Alcoa's mining near Serpentine Dam in December 2024. Photo: Peel Environmental Protection Alliance

In 2023, the Department of Water and Environmental Regulation opposed Alcoa's current mining "in its entirety" as there was a “foreseeable” risk that water from Serpentine Dam could become unusable.

Alcoa wanted an assessment of expanded mining in the RPZs deferred "to allow time for the long-term efficacy of current water management and drainage controls and practices to be determined," according to EPA.

The statement shows there are question marks over the effectiveness of the practices Alcoa uses in RPZs in its currently approved mining.

However, the EPA considered "mining within the RPZ to have been removed from the proposal’s content for the purposes of this assessment and any associated decisions."

If Alcoa wants approval to mine in the RPZs in the future, it may have to start a separate approvals process from scratch.

Continued permission to strip mine the jarrah forest is an existential issue for the US aluminium specialist. It mines about 75 per cent of its bauxite and makes about 70 per cent of its alumina in WA where it employs about 4000 people.

The $15 billion company is not only seeking a long-term expansion of its mining area but is also faced with an assessment of its current operations.

The EPA expects to issue Environmental Review Documents for both the expansion and its review of Alcoa's five-year mine plans to 2026 and 2027 "in the coming weeks" according to an email EPA chair Darren Walsh sent to stakeholders today and seen by Boiling Cold.

The plans would then be open for public comment for about ten weeks.

In December WA's other bauxite miner South32 received approval for a mine expansion for its Worsley alumina refinery 2½ years after it lodged the ERD.

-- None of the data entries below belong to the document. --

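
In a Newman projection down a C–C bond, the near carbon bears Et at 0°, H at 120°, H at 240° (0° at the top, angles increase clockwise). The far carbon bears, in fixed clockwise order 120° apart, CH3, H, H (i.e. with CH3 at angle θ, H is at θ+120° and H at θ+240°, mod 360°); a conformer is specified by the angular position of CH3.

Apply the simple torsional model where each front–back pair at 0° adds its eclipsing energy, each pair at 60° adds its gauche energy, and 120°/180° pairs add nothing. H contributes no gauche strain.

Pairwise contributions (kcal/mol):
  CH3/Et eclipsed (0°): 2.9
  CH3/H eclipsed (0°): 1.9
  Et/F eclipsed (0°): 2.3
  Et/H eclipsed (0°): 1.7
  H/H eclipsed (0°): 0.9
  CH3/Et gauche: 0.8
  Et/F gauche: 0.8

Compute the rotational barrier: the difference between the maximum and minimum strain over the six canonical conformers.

CH3 at 0° (eclipsed): Et–CH3 eclipsed, H–H eclipsed, H–H eclipsed; 2.9 + 0.9 + 0.9 = 4.7 kcal/mol.
CH3 at 60° (staggered): Et–CH3 gauche; 0.8 = 0.8 kcal/mol.
CH3 at 120° (eclipsed): Et–H eclipsed, H–CH3 eclipsed, H–H eclipsed; 1.7 + 1.9 + 0.9 = 4.5 kcal/mol.
CH3 at 180° (staggered): no non-H gauche contacts → 0.0 kcal/mol.
CH3 at 240° (eclipsed): Et–H eclipsed, H–H eclipsed, H–CH3 eclipsed; 1.7 + 0.9 + 1.9 = 4.5 kcal/mol.
CH3 at 300° (staggered): Et–CH3 gauche; 0.8 = 0.8 kcal/mol.
Max at 0° (4.7 kcal/mol), min at 180° (0.0 kcal/mol); barrier = 4.7 kcal/mol.

4.7 kcal/mol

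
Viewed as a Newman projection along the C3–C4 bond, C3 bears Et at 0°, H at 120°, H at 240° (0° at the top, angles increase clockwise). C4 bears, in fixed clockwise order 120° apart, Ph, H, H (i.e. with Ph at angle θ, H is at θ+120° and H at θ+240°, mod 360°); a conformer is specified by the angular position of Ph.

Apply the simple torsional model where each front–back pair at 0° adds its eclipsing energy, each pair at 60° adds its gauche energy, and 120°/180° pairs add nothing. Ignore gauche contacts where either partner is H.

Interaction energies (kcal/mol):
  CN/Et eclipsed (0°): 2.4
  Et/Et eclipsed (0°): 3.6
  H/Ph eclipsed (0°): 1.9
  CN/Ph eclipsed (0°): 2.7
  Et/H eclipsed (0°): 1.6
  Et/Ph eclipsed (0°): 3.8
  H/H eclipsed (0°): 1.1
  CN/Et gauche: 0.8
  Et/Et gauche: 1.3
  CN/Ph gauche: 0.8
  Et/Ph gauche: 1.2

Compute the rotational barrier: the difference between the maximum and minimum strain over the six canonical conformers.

Ph at 0° (eclipsed): Et(0°)/Ph(0°) eclipsed 3.8; H(120°)/H(120°) eclipsed 1.1; H(240°)/H(240°) eclipsed 1.1 → 6.0 kcal/mol.
Ph at 60° (staggered): Et(0°)/Ph(60°) gauche 1.2 → 1.2 kcal/mol.
Ph at 120° (eclipsed): Et(0°)/H(0°) eclipsed 1.6; H(120°)/Ph(120°) eclipsed 1.9; H(240°)/H(240°) eclipsed 1.1 → 4.6 kcal/mol.
Ph at 180° (staggered): no non-H gauche contacts → 0.0 kcal/mol.
Ph at 240° (eclipsed): Et(0°)/H(0°) eclipsed 1.6; H(120°)/H(120°) eclipsed 1.1; H(240°)/Ph(240°) eclipsed 1.9 → 4.6 kcal/mol.
Ph at 300° (staggered): Et(0°)/Ph(300°) gauche 1.2 → 1.2 kcal/mol.
Max at 0° (6.0 kcal/mol), min at 180° (0.0 kcal/mol); barrier = 6.0 kcal/mol.

6.0 kcal/mol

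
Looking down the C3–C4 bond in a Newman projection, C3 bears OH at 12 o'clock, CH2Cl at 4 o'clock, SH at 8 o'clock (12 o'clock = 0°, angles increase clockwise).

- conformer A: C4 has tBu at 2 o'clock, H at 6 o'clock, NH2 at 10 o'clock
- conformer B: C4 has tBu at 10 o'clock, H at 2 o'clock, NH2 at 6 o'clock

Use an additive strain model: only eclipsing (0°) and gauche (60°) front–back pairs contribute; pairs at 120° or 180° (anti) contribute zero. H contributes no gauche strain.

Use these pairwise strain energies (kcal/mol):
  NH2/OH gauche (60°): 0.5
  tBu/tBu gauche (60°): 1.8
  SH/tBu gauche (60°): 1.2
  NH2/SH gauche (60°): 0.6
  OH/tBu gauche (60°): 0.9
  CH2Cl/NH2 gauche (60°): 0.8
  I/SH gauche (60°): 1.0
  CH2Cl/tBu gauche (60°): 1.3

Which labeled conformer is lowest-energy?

A

A (staggered): OH–tBu gauche, OH–NH2 gauche, CH2Cl–tBu gauche, SH–NH2 gauche; 0.9 + 0.5 + 1.3 + 0.6 = 3.3 kcal/mol.
B (staggered): OH–tBu gauche, CH2Cl–NH2 gauche, SH–tBu gauche, SH–NH2 gauche; 0.9 + 0.8 + 1.2 + 0.6 = 3.5 kcal/mol.
A has the lowest total (3.3 kcal/mol).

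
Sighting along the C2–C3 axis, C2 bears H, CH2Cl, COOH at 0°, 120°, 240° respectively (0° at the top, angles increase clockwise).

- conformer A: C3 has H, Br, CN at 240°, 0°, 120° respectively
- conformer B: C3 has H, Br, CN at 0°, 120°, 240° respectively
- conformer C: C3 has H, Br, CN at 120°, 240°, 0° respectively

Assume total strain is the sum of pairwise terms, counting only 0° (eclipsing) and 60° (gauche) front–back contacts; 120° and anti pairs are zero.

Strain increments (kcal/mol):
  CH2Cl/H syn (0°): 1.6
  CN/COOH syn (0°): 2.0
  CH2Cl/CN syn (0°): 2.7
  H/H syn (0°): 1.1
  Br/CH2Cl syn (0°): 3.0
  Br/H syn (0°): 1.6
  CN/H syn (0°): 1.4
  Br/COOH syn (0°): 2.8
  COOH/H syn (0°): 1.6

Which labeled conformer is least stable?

A (eclipsed): H–Br eclipsed, CH2Cl–CN eclipsed, COOH–H eclipsed; 1.6 + 2.7 + 1.6 = 5.9 kcal/mol.
B (eclipsed): H–H eclipsed, CH2Cl–Br eclipsed, COOH–CN eclipsed; 1.1 + 3.0 + 2.0 = 6.1 kcal/mol.
C (eclipsed): H–CN eclipsed, CH2Cl–H eclipsed, COOH–Br eclipsed; 1.4 + 1.6 + 2.8 = 5.8 kcal/mol.
B has the highest total (6.1 kcal/mol).

B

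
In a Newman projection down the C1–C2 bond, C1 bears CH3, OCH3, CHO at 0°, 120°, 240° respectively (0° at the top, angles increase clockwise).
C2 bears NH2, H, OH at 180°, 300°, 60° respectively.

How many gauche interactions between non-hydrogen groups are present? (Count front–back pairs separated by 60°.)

Non-H gauche pairs: CH3(0°)/OH(60°); OCH3(120°)/NH2(180°); OCH3(120°)/OH(60°); CHO(240°)/NH2(180°) — 4 interactions.

4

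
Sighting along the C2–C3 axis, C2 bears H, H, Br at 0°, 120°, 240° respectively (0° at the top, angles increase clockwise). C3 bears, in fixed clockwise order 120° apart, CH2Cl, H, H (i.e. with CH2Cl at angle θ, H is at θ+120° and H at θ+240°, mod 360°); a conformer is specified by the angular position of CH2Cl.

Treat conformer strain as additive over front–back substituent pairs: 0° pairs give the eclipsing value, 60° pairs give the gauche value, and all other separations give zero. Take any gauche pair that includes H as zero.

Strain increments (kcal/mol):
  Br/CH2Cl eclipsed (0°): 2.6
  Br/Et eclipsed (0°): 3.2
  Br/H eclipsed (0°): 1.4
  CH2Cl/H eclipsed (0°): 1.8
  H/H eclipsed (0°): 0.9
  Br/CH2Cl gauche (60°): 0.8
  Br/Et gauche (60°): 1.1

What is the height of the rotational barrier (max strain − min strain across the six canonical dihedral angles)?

CH2Cl at 0° (eclipsed): H(0°)/CH2Cl(0°) eclipsed 1.8; H(120°)/H(120°) eclipsed 0.9; Br(240°)/H(240°) eclipsed 1.4 → 4.1 kcal/mol.
CH2Cl at 60° (staggered): no non-H gauche contacts → 0.0 kcal/mol.
CH2Cl at 120° (eclipsed): H(0°)/H(0°) eclipsed 0.9; H(120°)/CH2Cl(120°) eclipsed 1.8; Br(240°)/H(240°) eclipsed 1.4 → 4.1 kcal/mol.
CH2Cl at 180° (staggered): Br(240°)/CH2Cl(180°) gauche 0.8 → 0.8 kcal/mol.
CH2Cl at 240° (eclipsed): H(0°)/H(0°) eclipsed 0.9; H(120°)/H(120°) eclipsed 0.9; Br(240°)/CH2Cl(240°) eclipsed 2.6 → 4.4 kcal/mol.
CH2Cl at 300° (staggered): Br(240°)/CH2Cl(300°) gauche 0.8 → 0.8 kcal/mol.
Max at 240° (4.4 kcal/mol), min at 60° (0.0 kcal/mol); barrier = 4.4 kcal/mol.

4.4 kcal/mol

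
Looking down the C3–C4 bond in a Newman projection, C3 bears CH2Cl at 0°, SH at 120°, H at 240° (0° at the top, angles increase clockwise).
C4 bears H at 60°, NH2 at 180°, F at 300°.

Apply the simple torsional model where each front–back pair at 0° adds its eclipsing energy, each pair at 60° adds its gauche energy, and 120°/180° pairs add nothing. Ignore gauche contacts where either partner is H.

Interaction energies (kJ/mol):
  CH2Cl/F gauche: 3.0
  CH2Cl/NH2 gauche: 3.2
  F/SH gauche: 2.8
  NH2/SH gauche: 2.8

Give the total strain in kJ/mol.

This conformer (staggered): CH2Cl–F gauche, SH–NH2 gauche; 3.0 + 2.8 = 5.8 kJ/mol.

5.8 kJ/mol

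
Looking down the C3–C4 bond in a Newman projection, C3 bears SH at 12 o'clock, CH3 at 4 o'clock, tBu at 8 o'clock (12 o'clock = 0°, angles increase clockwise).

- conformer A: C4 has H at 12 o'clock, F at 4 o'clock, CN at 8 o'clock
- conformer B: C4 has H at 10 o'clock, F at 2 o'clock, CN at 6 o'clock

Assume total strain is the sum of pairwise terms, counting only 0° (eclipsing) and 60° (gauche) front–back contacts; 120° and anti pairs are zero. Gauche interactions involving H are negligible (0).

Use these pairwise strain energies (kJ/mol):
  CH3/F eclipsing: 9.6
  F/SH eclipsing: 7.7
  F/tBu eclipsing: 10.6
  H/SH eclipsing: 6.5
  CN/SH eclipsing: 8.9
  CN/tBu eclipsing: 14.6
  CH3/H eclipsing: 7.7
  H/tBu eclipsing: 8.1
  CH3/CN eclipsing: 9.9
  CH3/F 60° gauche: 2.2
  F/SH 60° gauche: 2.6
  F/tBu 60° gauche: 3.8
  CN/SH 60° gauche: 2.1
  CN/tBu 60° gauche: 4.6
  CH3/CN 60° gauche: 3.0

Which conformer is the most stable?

A (eclipsed): SH(0°)/H(0°) eclipsed 6.5; CH3(120°)/F(120°) eclipsed 9.6; tBu(240°)/CN(240°) eclipsed 14.6 → 30.7 kJ/mol.
B (staggered): SH(0°)/F(60°) gauche 2.6; CH3(120°)/F(60°) gauche 2.2; CH3(120°)/CN(180°) gauche 3.0; tBu(240°)/CN(180°) gauche 4.6 → 12.4 kJ/mol.
B has the lowest total (12.4 kJ/mol).

B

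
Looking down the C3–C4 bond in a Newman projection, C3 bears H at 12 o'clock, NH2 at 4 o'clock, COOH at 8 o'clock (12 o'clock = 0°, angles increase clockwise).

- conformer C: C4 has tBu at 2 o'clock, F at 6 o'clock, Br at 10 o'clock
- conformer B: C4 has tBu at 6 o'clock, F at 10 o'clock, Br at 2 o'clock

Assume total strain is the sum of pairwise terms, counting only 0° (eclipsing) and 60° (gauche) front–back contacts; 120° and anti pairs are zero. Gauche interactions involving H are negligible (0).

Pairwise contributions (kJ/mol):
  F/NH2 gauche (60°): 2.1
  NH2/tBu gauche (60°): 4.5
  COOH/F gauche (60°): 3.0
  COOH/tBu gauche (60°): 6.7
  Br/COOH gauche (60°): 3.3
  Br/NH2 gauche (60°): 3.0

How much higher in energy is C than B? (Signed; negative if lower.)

C (staggered): NH2(120°)/tBu(60°) gauche 4.5; NH2(120°)/F(180°) gauche 2.1; COOH(240°)/F(180°) gauche 3.0; COOH(240°)/Br(300°) gauche 3.3 → 12.9 kJ/mol.
B (staggered): NH2(120°)/tBu(180°) gauche 4.5; NH2(120°)/Br(60°) gauche 3.0; COOH(240°)/tBu(180°) gauche 6.7; COOH(240°)/F(300°) gauche 3.0 → 17.2 kJ/mol.
E(C) − E(B) = 12.9 − 17.2 = -4.3 kJ/mol.

-4.3 kJ/mol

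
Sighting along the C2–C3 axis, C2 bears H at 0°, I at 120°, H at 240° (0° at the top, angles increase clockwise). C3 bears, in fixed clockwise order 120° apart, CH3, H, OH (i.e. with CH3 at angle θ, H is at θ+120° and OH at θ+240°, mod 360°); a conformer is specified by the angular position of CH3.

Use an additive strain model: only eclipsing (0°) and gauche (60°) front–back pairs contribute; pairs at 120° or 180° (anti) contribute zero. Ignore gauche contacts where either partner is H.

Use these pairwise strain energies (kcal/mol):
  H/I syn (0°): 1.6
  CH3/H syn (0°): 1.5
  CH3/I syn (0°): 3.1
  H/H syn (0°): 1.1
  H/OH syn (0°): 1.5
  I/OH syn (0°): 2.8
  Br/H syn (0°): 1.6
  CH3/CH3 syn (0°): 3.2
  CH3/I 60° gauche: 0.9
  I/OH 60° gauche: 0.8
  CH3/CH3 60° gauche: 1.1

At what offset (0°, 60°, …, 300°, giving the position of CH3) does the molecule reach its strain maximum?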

Alcoa is predicting to complete the same process in just 12 months despite its activities being more controversial and environmentally sensitive due to the proximity to Perth's drinking water dams.

The Worsley process was slowed by South32 changing its plans five times after its ERD was issued.

Alcoa's amended expansion plan includes an increase in the annual production of toxic bauxite residue from 10.8 to 11.6 million tonnes a year. This is likely due to returning to the previously mined O'Neill area and mining low grade ore that was previously untouched.

Alcoa's WA mines already rely on one of the lowest grades of bauxite mined anywhere in the world.

The Huntly mine supplies Alcoa's Pinjara refinery and, until it was closed in 2024, its Kwinana refinery.

Alcoa's revised plan extended the mining period seven years to 2045 in case the Kwinana refinery does not reopen and it takes longer to remove all the bauxite it has targeted.

About 7500 hectares of jarrah forest will be cleared, equivalent in area to almost 19 Kings Parks.

After 62 years of mining in WA, Alcoa has yet to get a single hectare of mined land restored to meet the rehabilitation criteria it has agreed with the WA government.